The fact that they’re not yielding the desired results is a definitive indicator that you’re doing it wrong. So start with this, begin my embracing the tough reality. It doesn’t matter how long or hard you’ve tried. The fact is, it’s not working.

It’s time to stop and analyse what is going on. Given the complexity of life itself and the millions of differences and unique characteristics in each of our own paths, it’s impossible to account for and individually assess them all. What I can say however, is something I’ve found never to fail me. Experimentation.

For the sake of examples, I will use the 4 cardinal directions: north, south, east and west. Let’s say that ever since your problems started you were headed north. Alright, it’s time to pick a different direction.

It’s better to try another approach, path or way of doing things altogether than to waste any more time wherever you are. Chances are, if you didn’t achieve your objectives already headed in that direction, you never were.

And, because achieving said objectives is our key desire and intent, we take the risk, we dare to take another route or path, we dare to approach it from another angle.

From personal experience, the simple act of:

1.- stopping what you’re doing
2.- re-assessing your goals
3.- taking another path / route

Is good enough to let us know where we’ve slipped off and how to correct it.  Don’t forget that some of the most successful people in this world, and quite surely in your particular field too, went through a long list of approaches, routes or methods. Very rarely does someone nail it on the first go.

What separates those who finally broke-through from those that didn’t is the number of different angles, attempts, fixes and corrections between where they started and where they are now.

You may refer to these as ‘temporary failures’, but ultimately the only true failure is to give up and stop trying.

To wrap this up, if you’re not satisfied with where you are now, if you’re not achieving your goals, if you’re seeing no progress, then that’s a clear indication that change is due.
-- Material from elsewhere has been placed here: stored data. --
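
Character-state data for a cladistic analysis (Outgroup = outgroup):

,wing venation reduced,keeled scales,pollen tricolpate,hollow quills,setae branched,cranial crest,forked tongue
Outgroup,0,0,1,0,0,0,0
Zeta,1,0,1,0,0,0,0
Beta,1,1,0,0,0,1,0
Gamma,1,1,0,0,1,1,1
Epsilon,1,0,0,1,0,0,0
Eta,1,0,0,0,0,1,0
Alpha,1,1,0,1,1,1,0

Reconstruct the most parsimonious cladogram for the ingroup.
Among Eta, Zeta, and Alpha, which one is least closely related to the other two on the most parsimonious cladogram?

Character polarity is set by the outgroup: the derived state is whichever differs from the outgroup's state, so for pollen tricolpate the derived state is '0', and for the remaining characters it is '1'.
wing venation reduced (derived state '1') is shared by all ingroup taxa — unites the whole ingroup.
Only Alpha, Beta, and Gamma show the derived state '1' for keeled scales, supporting them as a clade.
Only Alpha, Beta, Epsilon, Eta, and Gamma show the derived state '0' for pollen tricolpate, supporting them as a clade.
hollow quills (state '1') occurs in Alpha and Epsilon but conflicts with the nesting implied by the other characters — most parsimoniously interpreted as homoplasy.
Only Alpha and Gamma show the derived state '1' for setae branched, supporting them as a clade.
Only Alpha, Beta, Eta, and Gamma show the derived state '1' for cranial crest, supporting them as a clade.
forked tongue: derived state '1' in Gamma only — an autapomorphy, so it tells us nothing about relationships among taxa.
Most parsimonious ingroup topology: (Zeta,(((Beta,(Gamma,Alpha)),Eta),Epsilon)).
Alpha and Eta share a more recent common ancestor with each other than either does with Zeta, so Zeta is the least closely related of the three.

Zeta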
Short vs Long Term Satisfacion

Short Term Satisfaction: junk food, alcoholic drinks, drugs, tv, computer games, sex, etc.
Long Term Satisfaction: real food, water, supplements, reading, building businesses, making love, etc.

The differences are obvious and profound:

Short Term Satisfaction is immediate pleasure and gratification. The problem is, it goes away just as fast as it came, if not faster. Hence, a little is never enough, you always need more to bridge the gap and fill the void.

Long Term Satisfaction is delayed pleasure and gratification. The good thing about it is that when it finally does come, the feeling or benefits are long-lasting.

Compare the difference between having one chocolate versus grilled meat. The joy and pleasure of eating chocolate doesn’t last very long while the meat leaves you full and satisfied for several hours.

The same principle applies for every important category of life:

The one night-stand versus the meaningful relationship.
The shallow chit-chat versus the deep conversation.
Staying up late watching tv versus staying up late working on your business.
The magic pill vs actually eating and exercising properly.

There’s no need to further dwell on examples, essentially the principle is the same for every aspect of life.

Short Term Satisfaction makes you sloppy, lazy, loosens your grip, melts away your willpower and resolve.

Long Term Satisfaction makes you patient, sharp, strategical, builds your willpower and your determination.

One path leads to mediocrity, the other leads to success. Which path will you take? When it comes down to it, “life” pays very little attention to your wishful thinking and a great deal to your actions and attitude.

Everybody says they want to be successful, but in the end, merely a handful act and think successfully.